Presumably, if you accept SMP you won’t allow this.  After all you must think that the Doctor’s saving lives by transplant is itself impermissible because  his only means to it was murder.  And how could the guy’s being dead make the impermissibility of the transplanting go away? 

But stopping the Doctor at this point seems a moral mistake.

6. Consider the following dialog:

ABLE

I’m fed up with, Charlie!  Next time I see him I’m going to club him with a baseball bat.  

BAKER

You can’t do that! It would kill him!

  ABLE

Exactly!

  BAKER           

But killing is impermissible! 

 ABLE

I see.

  BAKER

Thank goodness!

  ABLE

Well then…how about if  I use a gun?

  BAKER

No!

  ABLE

Poison?

One is inclined to think that Able just hasn’t got the hang of this moral reasoning thing.   Generally, unless one is in some sort of moral dilemma, when you discover that something you want to do is morally impermissible you should stop thinking about ways to do it.  Other things being equal, the fact that something is morally impermissible is  a  conclusive reason  for the moral person not to do it.  

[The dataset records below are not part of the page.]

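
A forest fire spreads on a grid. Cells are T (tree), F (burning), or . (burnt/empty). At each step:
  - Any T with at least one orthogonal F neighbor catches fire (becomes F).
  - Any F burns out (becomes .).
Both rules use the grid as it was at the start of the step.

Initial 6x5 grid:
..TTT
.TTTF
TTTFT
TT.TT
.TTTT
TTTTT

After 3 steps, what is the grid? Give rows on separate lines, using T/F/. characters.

Step 1: 5 trees catch fire, 2 burn out
  ..TTF
  .TTF.
  TTF.F
  TT.FT
  .TTTT
  TTTTT
Step 2: 5 trees catch fire, 5 burn out
  ..TF.
  .TF..
  TF...
  TT..F
  .TTFT
  TTTTT
Step 3: 7 trees catch fire, 5 burn out
  ..F..
  .F...
  F....
  TF...
  .TF.F
  TTTFT

..F..
.F...
F....
TF...
.TF.F
TTTFT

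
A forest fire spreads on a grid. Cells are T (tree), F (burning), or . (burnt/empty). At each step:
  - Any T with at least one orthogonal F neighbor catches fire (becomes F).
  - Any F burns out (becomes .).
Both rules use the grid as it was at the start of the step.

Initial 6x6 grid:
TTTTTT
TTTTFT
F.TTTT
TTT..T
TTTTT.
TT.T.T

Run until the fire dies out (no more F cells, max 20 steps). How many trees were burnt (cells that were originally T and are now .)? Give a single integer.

Answer: 27

Derivation:
Step 1: +6 fires, +2 burnt (F count now 6)
Step 2: +9 fires, +6 burnt (F count now 9)
Step 3: +7 fires, +9 burnt (F count now 7)
Step 4: +2 fires, +7 burnt (F count now 2)
Step 5: +1 fires, +2 burnt (F count now 1)
Step 6: +2 fires, +1 burnt (F count now 2)
Step 7: +0 fires, +2 burnt (F count now 0)
Fire out after step 7
Initially T: 28, now '.': 35
Total burnt (originally-T cells now '.'): 27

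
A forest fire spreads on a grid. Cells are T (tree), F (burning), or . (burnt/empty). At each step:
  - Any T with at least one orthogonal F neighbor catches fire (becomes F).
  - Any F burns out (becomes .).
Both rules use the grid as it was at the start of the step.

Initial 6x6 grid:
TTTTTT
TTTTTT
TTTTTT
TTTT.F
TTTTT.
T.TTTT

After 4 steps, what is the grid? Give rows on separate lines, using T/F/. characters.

Step 1: 1 trees catch fire, 1 burn out
  TTTTTT
  TTTTTT
  TTTTTF
  TTTT..
  TTTTT.
  T.TTTT
Step 2: 2 trees catch fire, 1 burn out
  TTTTTT
  TTTTTF
  TTTTF.
  TTTT..
  TTTTT.
  T.TTTT
Step 3: 3 trees catch fire, 2 burn out
  TTTTTF
  TTTTF.
  TTTF..
  TTTT..
  TTTTT.
  T.TTTT
Step 4: 4 trees catch fire, 3 burn out
  TTTTF.
  TTTF..
  TTF...
  TTTF..
  TTTTT.
  T.TTTT

TTTTF.
TTTF..
TTF...
TTTF..
TTTTT.
T.TTTT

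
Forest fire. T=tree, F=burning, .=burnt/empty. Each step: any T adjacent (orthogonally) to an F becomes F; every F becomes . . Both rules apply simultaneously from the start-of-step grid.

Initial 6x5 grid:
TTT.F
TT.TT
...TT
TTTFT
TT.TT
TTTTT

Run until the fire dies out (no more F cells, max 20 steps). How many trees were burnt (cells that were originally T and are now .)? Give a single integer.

Step 1: +5 fires, +2 burnt (F count now 5)
Step 2: +5 fires, +5 burnt (F count now 5)
Step 3: +4 fires, +5 burnt (F count now 4)
Step 4: +2 fires, +4 burnt (F count now 2)
Step 5: +1 fires, +2 burnt (F count now 1)
Step 6: +0 fires, +1 burnt (F count now 0)
Fire out after step 6
Initially T: 22, now '.': 25
Total burnt (originally-T cells now '.'): 17

Answer: 17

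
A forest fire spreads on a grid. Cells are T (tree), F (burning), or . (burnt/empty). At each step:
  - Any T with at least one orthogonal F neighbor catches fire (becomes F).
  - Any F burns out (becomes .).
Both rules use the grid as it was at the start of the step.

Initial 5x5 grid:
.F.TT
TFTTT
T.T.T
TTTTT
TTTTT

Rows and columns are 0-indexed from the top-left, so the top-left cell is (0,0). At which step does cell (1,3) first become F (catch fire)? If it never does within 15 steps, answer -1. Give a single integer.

Step 1: cell (1,3)='T' (+2 fires, +2 burnt)
Step 2: cell (1,3)='F' (+3 fires, +2 burnt)
  -> target ignites at step 2
Step 3: cell (1,3)='.' (+4 fires, +3 burnt)
Step 4: cell (1,3)='.' (+6 fires, +4 burnt)
Step 5: cell (1,3)='.' (+3 fires, +6 burnt)
Step 6: cell (1,3)='.' (+1 fires, +3 burnt)
Step 7: cell (1,3)='.' (+0 fires, +1 burnt)
  fire out at step 7

2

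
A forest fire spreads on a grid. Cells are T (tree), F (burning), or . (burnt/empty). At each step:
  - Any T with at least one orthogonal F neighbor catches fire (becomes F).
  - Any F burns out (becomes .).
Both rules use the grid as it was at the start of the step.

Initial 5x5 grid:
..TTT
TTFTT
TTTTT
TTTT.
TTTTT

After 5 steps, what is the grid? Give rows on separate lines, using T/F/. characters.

Step 1: 4 trees catch fire, 1 burn out
  ..FTT
  TF.FT
  TTFTT
  TTTT.
  TTTTT
Step 2: 6 trees catch fire, 4 burn out
  ...FT
  F...F
  TF.FT
  TTFT.
  TTTTT
Step 3: 6 trees catch fire, 6 burn out
  ....F
  .....
  F...F
  TF.F.
  TTFTT
Step 4: 3 trees catch fire, 6 burn out
  .....
  .....
  .....
  F....
  TF.FT
Step 5: 2 trees catch fire, 3 burn out
  .....
  .....
  .....
  .....
  F...F

.....
.....
.....
.....
F...F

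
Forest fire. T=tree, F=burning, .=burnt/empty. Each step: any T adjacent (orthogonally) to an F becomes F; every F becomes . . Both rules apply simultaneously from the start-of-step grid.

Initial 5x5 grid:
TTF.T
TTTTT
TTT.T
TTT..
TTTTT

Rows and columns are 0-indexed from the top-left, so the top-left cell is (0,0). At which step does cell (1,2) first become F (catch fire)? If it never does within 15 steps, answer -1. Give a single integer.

Step 1: cell (1,2)='F' (+2 fires, +1 burnt)
  -> target ignites at step 1
Step 2: cell (1,2)='.' (+4 fires, +2 burnt)
Step 3: cell (1,2)='.' (+4 fires, +4 burnt)
Step 4: cell (1,2)='.' (+5 fires, +4 burnt)
Step 5: cell (1,2)='.' (+3 fires, +5 burnt)
Step 6: cell (1,2)='.' (+2 fires, +3 burnt)
Step 7: cell (1,2)='.' (+0 fires, +2 burnt)
  fire out at step 7

1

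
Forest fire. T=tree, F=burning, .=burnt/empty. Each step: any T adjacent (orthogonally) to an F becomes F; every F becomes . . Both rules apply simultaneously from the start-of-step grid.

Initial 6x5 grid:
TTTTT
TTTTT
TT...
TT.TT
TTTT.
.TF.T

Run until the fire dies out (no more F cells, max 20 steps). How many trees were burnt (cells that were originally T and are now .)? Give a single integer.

Answer: 21

Derivation:
Step 1: +2 fires, +1 burnt (F count now 2)
Step 2: +2 fires, +2 burnt (F count now 2)
Step 3: +3 fires, +2 burnt (F count now 3)
Step 4: +3 fires, +3 burnt (F count now 3)
Step 5: +2 fires, +3 burnt (F count now 2)
Step 6: +3 fires, +2 burnt (F count now 3)
Step 7: +3 fires, +3 burnt (F count now 3)
Step 8: +2 fires, +3 burnt (F count now 2)
Step 9: +1 fires, +2 burnt (F count now 1)
Step 10: +0 fires, +1 burnt (F count now 0)
Fire out after step 10
Initially T: 22, now '.': 29
Total burnt (originally-T cells now '.'): 21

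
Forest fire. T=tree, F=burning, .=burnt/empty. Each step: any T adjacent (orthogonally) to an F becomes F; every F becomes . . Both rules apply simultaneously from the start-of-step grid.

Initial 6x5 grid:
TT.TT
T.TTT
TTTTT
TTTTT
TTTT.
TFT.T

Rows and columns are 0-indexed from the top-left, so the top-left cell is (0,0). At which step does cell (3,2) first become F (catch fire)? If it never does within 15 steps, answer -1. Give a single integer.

Step 1: cell (3,2)='T' (+3 fires, +1 burnt)
Step 2: cell (3,2)='T' (+3 fires, +3 burnt)
Step 3: cell (3,2)='F' (+4 fires, +3 burnt)
  -> target ignites at step 3
Step 4: cell (3,2)='.' (+3 fires, +4 burnt)
Step 5: cell (3,2)='.' (+4 fires, +3 burnt)
Step 6: cell (3,2)='.' (+3 fires, +4 burnt)
Step 7: cell (3,2)='.' (+3 fires, +3 burnt)
Step 8: cell (3,2)='.' (+1 fires, +3 burnt)
Step 9: cell (3,2)='.' (+0 fires, +1 burnt)
  fire out at step 9

3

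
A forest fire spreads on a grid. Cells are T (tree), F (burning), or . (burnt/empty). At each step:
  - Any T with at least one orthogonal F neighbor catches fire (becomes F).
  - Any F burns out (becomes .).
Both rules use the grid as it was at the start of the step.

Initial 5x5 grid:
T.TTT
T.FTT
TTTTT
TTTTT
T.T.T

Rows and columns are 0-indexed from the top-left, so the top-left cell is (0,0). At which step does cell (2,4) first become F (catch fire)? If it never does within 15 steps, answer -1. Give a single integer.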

But not if that person accepts SMP.  Applying that principle you may find something morally impermissible simply because you see no permissible method of accomplishing it.  Discovering another, permissible means to your end would reveal that the end was permissible after all.   In that case it would make sense, like Able, to keep looking.    

7. Someone who accepts SMP will think more things are impermissible than someone who rejects it.  So you would think that whether or not one accepts SMP would make a difference to how one behaves.  But does it?  

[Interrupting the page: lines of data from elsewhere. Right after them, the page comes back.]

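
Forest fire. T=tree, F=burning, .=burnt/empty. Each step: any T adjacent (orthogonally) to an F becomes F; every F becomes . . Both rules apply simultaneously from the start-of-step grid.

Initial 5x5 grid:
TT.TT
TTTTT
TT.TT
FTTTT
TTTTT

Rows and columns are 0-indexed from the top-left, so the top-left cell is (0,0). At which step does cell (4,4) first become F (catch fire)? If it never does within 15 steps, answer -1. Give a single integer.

Step 1: cell (4,4)='T' (+3 fires, +1 burnt)
Step 2: cell (4,4)='T' (+4 fires, +3 burnt)
Step 3: cell (4,4)='T' (+4 fires, +4 burnt)
Step 4: cell (4,4)='T' (+5 fires, +4 burnt)
Step 5: cell (4,4)='F' (+3 fires, +5 burnt)
  -> target ignites at step 5
Step 6: cell (4,4)='.' (+2 fires, +3 burnt)
Step 7: cell (4,4)='.' (+1 fires, +2 burnt)
Step 8: cell (4,4)='.' (+0 fires, +1 burnt)
  fire out at step 8

5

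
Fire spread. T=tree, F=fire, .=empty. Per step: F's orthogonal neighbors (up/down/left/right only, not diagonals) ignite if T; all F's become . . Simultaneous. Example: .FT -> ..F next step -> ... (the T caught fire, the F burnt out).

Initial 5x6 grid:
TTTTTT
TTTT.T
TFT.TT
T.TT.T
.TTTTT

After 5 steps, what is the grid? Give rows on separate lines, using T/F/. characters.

Step 1: 3 trees catch fire, 1 burn out
  TTTTTT
  TFTT.T
  F.F.TT
  T.TT.T
  .TTTTT
Step 2: 5 trees catch fire, 3 burn out
  TFTTTT
  F.FT.T
  ....TT
  F.FT.T
  .TTTTT
Step 3: 5 trees catch fire, 5 burn out
  F.FTTT
  ...F.T
  ....TT
  ...F.T
  .TFTTT
Step 4: 3 trees catch fire, 5 burn out
  ...FTT
  .....T
  ....TT
  .....T
  .F.FTT
Step 5: 2 trees catch fire, 3 burn out
  ....FT
  .....T
  ....TT
  .....T
  ....FT

....FT
.....T
....TT
.....T
....FT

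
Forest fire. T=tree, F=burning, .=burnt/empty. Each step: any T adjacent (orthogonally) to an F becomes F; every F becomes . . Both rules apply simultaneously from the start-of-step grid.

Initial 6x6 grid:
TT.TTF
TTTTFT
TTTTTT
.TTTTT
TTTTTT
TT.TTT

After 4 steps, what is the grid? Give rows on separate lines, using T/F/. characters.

Step 1: 4 trees catch fire, 2 burn out
  TT.TF.
  TTTF.F
  TTTTFT
  .TTTTT
  TTTTTT
  TT.TTT
Step 2: 5 trees catch fire, 4 burn out
  TT.F..
  TTF...
  TTTF.F
  .TTTFT
  TTTTTT
  TT.TTT
Step 3: 5 trees catch fire, 5 burn out
  TT....
  TF....
  TTF...
  .TTF.F
  TTTTFT
  TT.TTT
Step 4: 7 trees catch fire, 5 burn out
  TF....
  F.....
  TF....
  .TF...
  TTTF.F
  TT.TFT

TF....
F.....
TF....
.TF...
TTTF.F
TT.TFT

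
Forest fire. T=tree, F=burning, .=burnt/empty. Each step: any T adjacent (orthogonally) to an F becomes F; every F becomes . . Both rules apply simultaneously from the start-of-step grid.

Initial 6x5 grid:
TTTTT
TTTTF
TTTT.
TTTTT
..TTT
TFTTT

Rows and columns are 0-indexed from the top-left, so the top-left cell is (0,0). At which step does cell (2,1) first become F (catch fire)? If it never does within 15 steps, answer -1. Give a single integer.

Step 1: cell (2,1)='T' (+4 fires, +2 burnt)
Step 2: cell (2,1)='T' (+5 fires, +4 burnt)
Step 3: cell (2,1)='T' (+7 fires, +5 burnt)
Step 4: cell (2,1)='F' (+6 fires, +7 burnt)
  -> target ignites at step 4
Step 5: cell (2,1)='.' (+3 fires, +6 burnt)
Step 6: cell (2,1)='.' (+0 fires, +3 burnt)
  fire out at step 6

4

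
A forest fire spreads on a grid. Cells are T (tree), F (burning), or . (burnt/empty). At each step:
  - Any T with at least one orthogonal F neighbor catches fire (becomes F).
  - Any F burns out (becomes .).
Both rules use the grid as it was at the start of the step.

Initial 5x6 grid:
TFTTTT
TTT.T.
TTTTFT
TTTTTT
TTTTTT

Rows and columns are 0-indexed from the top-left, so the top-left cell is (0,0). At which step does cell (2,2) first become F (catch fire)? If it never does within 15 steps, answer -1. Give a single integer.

Step 1: cell (2,2)='T' (+7 fires, +2 burnt)
Step 2: cell (2,2)='F' (+9 fires, +7 burnt)
  -> target ignites at step 2
Step 3: cell (2,2)='.' (+6 fires, +9 burnt)
Step 4: cell (2,2)='.' (+3 fires, +6 burnt)
Step 5: cell (2,2)='.' (+1 fires, +3 burnt)
Step 6: cell (2,2)='.' (+0 fires, +1 burnt)
  fire out at step 6

2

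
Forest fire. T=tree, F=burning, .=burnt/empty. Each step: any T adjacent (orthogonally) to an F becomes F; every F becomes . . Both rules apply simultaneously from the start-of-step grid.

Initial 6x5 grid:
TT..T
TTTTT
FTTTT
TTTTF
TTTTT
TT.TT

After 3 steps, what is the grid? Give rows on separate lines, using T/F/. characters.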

Call the things that are wrong to do only because the only means to do them are impermissible, “SMP-wrong”.  Suppose that A and B agree about the non-SMP-wrong things, but that A accepts SMP but B does not.  Question: Assuming they only do what they think is permissible, what will they do differently.  Answer: nothing.  That is because if you avoid doing things that are impermissible to do  you also, automatically avoid doing things that can only be accomplished by doing impermissible things.   

So SMP is a normatively  empty principle:  whether you include it or it’s negation as part of your moral theory  will make no difference  to what you recommend anyone should do on any given occasion.  

Now this last point might be turned back at me.  Since SMP makes no difference to what  anyone should or shouldn’t do  on any given occasion why do bother disputing it?  What is the point of saying that it is permissible for someone to do something, if there is no permissible way for them to do it?  

My answer is that I think rejecting SMP is essential to understanding the place of rights in moral theorizing.  

If there are moral rights they must at least sometimes connect with what it is morally permissible.  And they do.   Return to our original example.  It is not generally permissible to yell “Stop!” at passing strangers.   But it was permissible for you to yell at Smith because he was about to trespass on your property.  Your property right gives you a claim that others not walk on your lawn  without asking and the claim makes it morally permissible for  you to take steps to prevent them from doing so.   

If you lacked the means to  stop Smith — if, say, you suddenly got laryngitis and couldn’t yell– your claim would not go away.  Because you lack the physical means to stop the trespass doesn’t mean it that it is morally impermissible for you to do so.  Likewise that you lack any morally permissible means to  prevent the trespass does not mean that it is morally impermissible for you to do so.  

What we can physically do and what we may permissibly do  on any given occasion  are mostly dependent on the detailed and extensive non-moral facts about our circumstances.  Our moral rights are not so changeable.   If, as SMP would require,  we judge the permissibility of our ends by the arbitrarily shifting and fragile  permissibility of our means we will never be able to recognize enduring and stable moral facts embodied in principles like ( r).